Häufig ist das Ende einer Geschäftsbeziehung für beide Seiten keine schöne Angelegenheit. Jede Vertragspartei möchte bestmöglich ihre Interessen durchsetzen. Mit einem Aufhebungsvertrag können die Parteien einvernehmlich das Arbeitsverhältnis ohne Kündigung beenden. Doch kann ein Aufhebungsvertrag auch widerrufen werden?

Das Bundesarbeitsgericht (BAG) hat sich in seinem Urteil vom 07.02.2019 (Az. 6 AZR 75/18) unter anderem mit der Frage beschäftigt, welche Anforderungen an das Zustandekommen eines Aufhebungsvertrages zu stellen sind.
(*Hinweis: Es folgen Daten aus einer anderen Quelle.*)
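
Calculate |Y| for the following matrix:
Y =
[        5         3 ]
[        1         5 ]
det(Y) = 22

For a 2×2 matrix [[a, b], [c, d]], det = a*d - b*c.
det(Y) = (5)*(5) - (3)*(1) = 25 - 3 = 22.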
Eine wichtige Fallgruppe ist hierbei das Widerrufsrecht (§ 355 BGB) bei außerhalb von Geschäftsräumen geschlossenen Verträgen. Ein „außerhalb von Geschäftsräumen geschlossener Vertrag“ liegt vor, wenn der Unternehmer den Verbraucher außerhalb seiner Geschäftsräume bei gleichzeitiger körperlicher Anwesenheit persönlich und individuell anspricht und es unter diesen Umständen zum Vertragsschluss kommt. Der Zweck liegt darin, den Verbraucher vor Überrumpelung durch das Überraschungsmoment oder einer psychischen Drucksituation zu schützen. Aber gilt das Widerrufsrecht auch, wenn ein Aufhebungsvertrag in der Wohnung des Arbeitnehmers abgeschlossen wird?

Das Bundesarbeitsgericht verneint das; BAG 6 AZR 75/18.

Es lässt allerdings eine Hintertür für das Widerrufsrecht beim Aufhebungsvertrag zu, wenn besondere Umstände hinzukommen.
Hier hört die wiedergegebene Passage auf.